The Energy Risk Professional (ERP) is a new professional designation from GARP aimed at risk professionals working in the physical and financial fields of energy. I was actually studying for the CAIA (Chartered Alternative Investment Analyst) and the CFA (Chartered Financial Analyst) when I became interested in energy risk management. It was intuitive to me to use energy financial instruments for risk management and hedging, but the physical aspects of the energy risk professional designation were not entirely clear to me. Still, I took the plunge and registered for the November exam in summer of 2010.
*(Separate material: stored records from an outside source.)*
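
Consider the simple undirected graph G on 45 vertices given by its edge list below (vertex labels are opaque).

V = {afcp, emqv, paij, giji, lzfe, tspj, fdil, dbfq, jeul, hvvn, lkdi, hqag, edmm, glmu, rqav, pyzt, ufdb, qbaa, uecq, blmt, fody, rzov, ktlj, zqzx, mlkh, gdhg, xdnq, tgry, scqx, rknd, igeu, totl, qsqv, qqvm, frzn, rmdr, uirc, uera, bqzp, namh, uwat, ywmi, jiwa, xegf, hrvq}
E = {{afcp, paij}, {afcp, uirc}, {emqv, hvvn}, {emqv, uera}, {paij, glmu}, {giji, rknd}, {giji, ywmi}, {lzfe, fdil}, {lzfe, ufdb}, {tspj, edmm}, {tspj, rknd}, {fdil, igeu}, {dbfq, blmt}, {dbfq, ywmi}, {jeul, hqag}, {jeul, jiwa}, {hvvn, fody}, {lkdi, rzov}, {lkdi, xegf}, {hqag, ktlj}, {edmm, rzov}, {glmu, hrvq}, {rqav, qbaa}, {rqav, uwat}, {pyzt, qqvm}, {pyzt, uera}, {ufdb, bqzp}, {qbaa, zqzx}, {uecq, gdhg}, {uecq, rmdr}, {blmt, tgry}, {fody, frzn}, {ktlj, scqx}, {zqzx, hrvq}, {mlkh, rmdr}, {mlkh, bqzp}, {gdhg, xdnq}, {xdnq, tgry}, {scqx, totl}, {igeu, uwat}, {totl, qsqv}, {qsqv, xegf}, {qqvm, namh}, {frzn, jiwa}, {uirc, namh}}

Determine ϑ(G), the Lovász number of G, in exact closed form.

45*cos(pi/45)/(cos(pi/45) + 1)

N(ktlj) = {hqag, scqx}, |N(ktlj)| = 2.
Vertex rknd has 2 neighbors: giji, tspj.
N(edmm) = {tspj, rzov}, |N(edmm)| = 2.
Vertex jeul has 2 neighbors: hqag, jiwa.
Every vertex has degree 2 (N=45); connected 2-regular on 45 ⇒ C_{45}.
Distinct eigenvalues (to 5 d.p.): [2.0, 1.98054, 1.92252, 1.82709, 1.6961, 1.53209, 1.33826, 1.11839, 0.87674, 0.61803, 0.3473, 0.0698, -0.20906, -0.48384, -0.74921, -1.0, -1.23132, -1.43868, -1.61803, -1.7659, -1.87939, -1.9563, -1.99513].
With N=45: ϑ(G) = 45·(-(-1)*2*cos(pi/45))/(2−(-2*cos(pi/45))) = 45*cos(pi/45)/(cos(pi/45) + 1).
Numerically 22.472562147.
α=22, χ(Ḡ)=23; ϑ=45*cos(pi/45)/(cos(pi/45) + 1) lies between (both strict).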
Little did I know what I had signed up for: The ERP curriculum stretched over nearly two thousand pages, consisted of over 100 readings different and academic papers, some of them very lengthy. Next to a 60 hour work week, the study material was a mountain of work. Organizing the material, summarizing it, reviewing and practicing for the exam were made even more difficult by the lack of study material and preparation resources, as only one (!) practice exam was available at the time.

The curriculum stretches from physical aspects of petroleum (hydrocarbon genesis, refining, transport with tankers, pipelines) over coal and natural gas, to alternative energy such as solar, hydro, wind, and biomass. There is also a segment of nuclear energy, financial trading instruments, valuation of energy transactions, financial disclosure, and laws and regulations. A large part of the material is electricity. The finance part was easy for me, as it covered mainly options, futures, forwards, swaps and little structured derivatives. Energy futures was a different bag altogether, but not too remote from what I already knew.